Максим Горецкий – Виленские коммунары (страница 7)
— Весь в дедушку Антося! Ну вылитый дедуся! И носик, и глазоньки...
И вздыхала:
— Все дурь моя натворила. Бывало, ни в чем ему не уступлю, все насупротив делаю. Из-за этого он и с людьми рассорился, из-за этого и в Сибирь угодил...
Когда мать видела ее в последний раз, она была сморщенная-сморщенная, сгорбленная, седая бабулька, скрюченная, маленькая — в чем только душа держалась.
Два дива поразили мать. Первое диво: как бабушка, такая немощная, могла поднять и нести тяжелые ведра с водой?
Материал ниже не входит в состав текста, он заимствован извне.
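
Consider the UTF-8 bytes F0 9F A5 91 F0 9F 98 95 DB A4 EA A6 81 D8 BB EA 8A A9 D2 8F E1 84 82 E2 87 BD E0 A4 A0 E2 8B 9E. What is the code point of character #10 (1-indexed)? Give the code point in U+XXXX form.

Offset 0: leading byte 0xF0 = 11110000 → 4-byte char #1 = F0 9F A5 91.
Offset 4: leading byte 0xF0 = 11110000 → 4-byte char #2 = F0 9F 98 95.
Offset 8: leading byte 0xDB = 11011011 → 2-byte char #3 = DB A4.
Offset 10: leading byte 0xEA = 11101010 → 3-byte char #4 = EA A6 81.
Offset 13: leading byte 0xD8 = 11011000 → 2-byte char #5 = D8 BB.
Offset 15: leading byte 0xEA = 11101010 → 3-byte char #6 = EA 8A A9.
Offset 18: leading byte 0xD2 = 11010010 → 2-byte char #7 = D2 8F.
Offset 20: leading byte 0xE1 = 11100001 → 3-byte char #8 = E1 84 82.
Offset 23: leading byte 0xE2 = 11100010 → 3-byte char #9 = E2 87 BD.
Offset 26: leading byte 0xE0 = 11100000 → 3-byte char #10 = E0 A4 A0.
Leading byte 0xE0 = 11100000 matches 1110xxxx → 3-byte sequence.
Byte 1: 0xE0 = 11100000, payload 0000 (4 bits).
Byte 2: 0xA4 = 10100100 (10xxxxxx ✓), payload 100100.
Byte 3: 0xA0 = 10100000 (10xxxxxx ✓), payload 100000.
Concatenate: 0000100100100000 = 0x920 (16 bits → U+0920).

U+0920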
И второе диво: глаза бабушки. Синие-синие и чистые, ясные, словно девичьи!
***
Отец вышел из больницы уже после ее смерти. Съездил в Брудянишки, продал кое-какие бабушкины вещи, расплатился с соседями, кое-что привез с собой в Вильно.
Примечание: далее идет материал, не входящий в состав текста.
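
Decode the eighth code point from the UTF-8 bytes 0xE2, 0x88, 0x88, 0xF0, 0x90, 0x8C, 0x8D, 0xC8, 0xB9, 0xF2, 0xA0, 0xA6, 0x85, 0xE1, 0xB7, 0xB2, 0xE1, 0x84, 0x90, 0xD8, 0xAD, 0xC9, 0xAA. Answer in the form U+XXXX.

U+026A

Offset 0: leading byte 0xE2 = 11100010 → 3-byte char #1 = E2 88 88.
Offset 3: leading byte 0xF0 = 11110000 → 4-byte char #2 = F0 90 8C 8D.
Offset 7: leading byte 0xC8 = 11001000 → 2-byte char #3 = C8 B9.
Offset 9: leading byte 0xF2 = 11110010 → 4-byte char #4 = F2 A0 A6 85.
Offset 13: leading byte 0xE1 = 11100001 → 3-byte char #5 = E1 B7 B2.
Offset 16: leading byte 0xE1 = 11100001 → 3-byte char #6 = E1 84 90.
Offset 19: leading byte 0xD8 = 11011000 → 2-byte char #7 = D8 AD.
Offset 21: leading byte 0xC9 = 11001001 → 2-byte char #8 = C9 AA.
Leading byte 0xC9 = 11001001 matches 110xxxxx → 2-byte sequence.
Byte 1: 0xC9 = 11001001, payload 01001 (5 bits).
Byte 2: 0xAA = 10101010 (10xxxxxx ✓), payload 101010.
Concatenate: 01001101010 = 0x26A (11 bits → U+026A).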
Этих вещей только и было что сундук, который справил бабушке еще дедушка, небольшая ступка, корытце, отрез полотна и старая юбка... Лучшее, что бабушка сама загодя приготовила, соседи, как она просила, надели ей «на тот свет». А в хату отец впустил кузнеца Абрама, сына Зелика, за три рубля в год.
IX
ПЕРВОЕ МАЯ
Вернувшись из Брудянишек, отец снова пошел работать к Грилихесу. Тот его принял. Он ведь не знал, где отцу выбили глаз, и поверил, что хулиганы напали ночью на улице.
Грилихес ему посочувствовал, разохался и принял на работу одноглазого: не хотел лишиться хорошего мастера.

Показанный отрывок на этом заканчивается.